Une famille sans histoire dans un bled sans histoire et puis l’étincelle qui fait basculer le film : le restaurant tranquille de Tom Stall est braqué. Tom devient un héros malgré lui en sauvant une employée ; et en abattant deux hommes.
Mais qui est Tom Stall ? Ce bon père de famille que tout le village aime ou un implacable tueur que croit reconnaître un gangster particulièrement tenace ?
Le récit, rendu efficace par la grâce de la réalisation d’un David Cronenberg en pleine forme, se double d’une parabole sur la violence, la rédemption. Un homme ne peut pas fuir son passé, même avec la meilleure volonté du monde, mais cette volonté-là suffit-elle à faire oublier les actes commis lors de la vie antérieure ?

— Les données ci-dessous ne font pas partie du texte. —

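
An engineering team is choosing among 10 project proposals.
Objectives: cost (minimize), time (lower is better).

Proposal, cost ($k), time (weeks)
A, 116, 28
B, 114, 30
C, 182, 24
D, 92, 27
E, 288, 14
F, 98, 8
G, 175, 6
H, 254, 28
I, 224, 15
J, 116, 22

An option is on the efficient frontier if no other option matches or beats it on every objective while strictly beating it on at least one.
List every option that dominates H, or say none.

A: cost 116≤254, time 28≤28 — dominates H.
C: cost 182≤254, time 24≤28 — dominates H.
D: cost 92≤254, time 27≤28 — dominates H.
F: cost 98≤254, time 8≤28 — dominates H.
G: cost 175≤254, time 6≤28 — dominates H.
I: cost 224≤254, time 15≤28 — dominates H.
J: cost 116≤254, time 22≤28 — dominates H.
Others (B, E) are each worse than H on at least one objective.

A, C, D, F, G, I, J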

Viggo Mortensen habite le doute du héros avec un jeu remarquable, passant de Tom-le-gentil à Joey-le-méchant en un clin d’œil. De l’art d’être un acteur protéiforme.
Le film, lui-même, joue sur différents registres, du classicisme du début, au réalisme gore des scènes de violence en passant par l’atmosphère du film noir sur la fin. La réalisation transcende le simple exercice de style, faisant de ce puzzle formel, un chef d’œuvre d’une unité remarquable.

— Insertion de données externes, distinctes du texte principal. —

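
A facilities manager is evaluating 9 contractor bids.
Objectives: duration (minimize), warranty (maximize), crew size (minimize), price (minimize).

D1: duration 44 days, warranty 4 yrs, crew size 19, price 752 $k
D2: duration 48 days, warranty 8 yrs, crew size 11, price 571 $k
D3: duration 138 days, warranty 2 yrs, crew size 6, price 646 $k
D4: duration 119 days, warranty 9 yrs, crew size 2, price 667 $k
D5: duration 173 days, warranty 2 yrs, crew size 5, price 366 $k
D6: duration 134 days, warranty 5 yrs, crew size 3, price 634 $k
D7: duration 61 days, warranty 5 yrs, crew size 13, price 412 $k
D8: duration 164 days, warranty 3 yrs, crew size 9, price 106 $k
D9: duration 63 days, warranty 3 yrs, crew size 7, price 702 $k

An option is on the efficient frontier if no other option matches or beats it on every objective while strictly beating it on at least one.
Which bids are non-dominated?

D1, D2, D4, D5, D6, D7, D8, D9

D1: not dominated (best duration).
D2: not dominated.
D3: dominated by D6 (duration 134≤138, warranty 5≥2, crew size 3≤6, price 634≤646).
D4: not dominated (best warranty).
D5: not dominated.
D6: not dominated.
D7: not dominated.
D8: not dominated (best price).
D9: not dominated.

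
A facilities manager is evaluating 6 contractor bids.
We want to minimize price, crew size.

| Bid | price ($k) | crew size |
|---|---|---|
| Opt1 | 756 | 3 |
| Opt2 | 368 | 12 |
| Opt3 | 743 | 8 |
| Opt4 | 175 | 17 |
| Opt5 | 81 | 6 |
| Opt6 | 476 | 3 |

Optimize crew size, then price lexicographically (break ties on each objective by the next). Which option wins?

First minimize crew size: best is 3, kept {Opt1, Opt6}.
Then minimize price: best is 476, kept {Opt6}.

Opt6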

Vraiment, il faut voir « A history of violence ».
etienne2056 21 novembre 2006
A History of Violence - David Cronenberg - critique
David Cronenberg revient trois ans après Spider avec un grand film. Dès la première scène, un efficace plan séquence, on entre dans cette histoire de violence (comme le titre l’annonce). En effet, David Cronenberg s’attaque aujourd’hui à la violence, et en particulier la dégradation de l’homme par l’homme. Un sujet pas facile qui a suscité plusieurs tentatives décevantes auparavant. Ici, Cronenberg réussit son coup à merveille. Avec l’aide d’acteurs formidables comme Viggo Mortensen ou Maria Bello, il signe un film accompagné d’une grande mise en scène. La scène finale est d’ailleurs incroyable. Viggo Mortensen arrive à glacer le spectateur par un simple regard. C’est tout simplement formidable. Le scénario quant à lui est bon. Seulement voilà, une bonne partie du film n’est pas très originale et ne se démarque pas des autres films. Enfin, cela reste un détail, car A History of Violence n’a rien d’habituel et offre un message puissant qui prend le spectateur aux tripes. Une mise en scène impeccable pour des acteurs magistraux.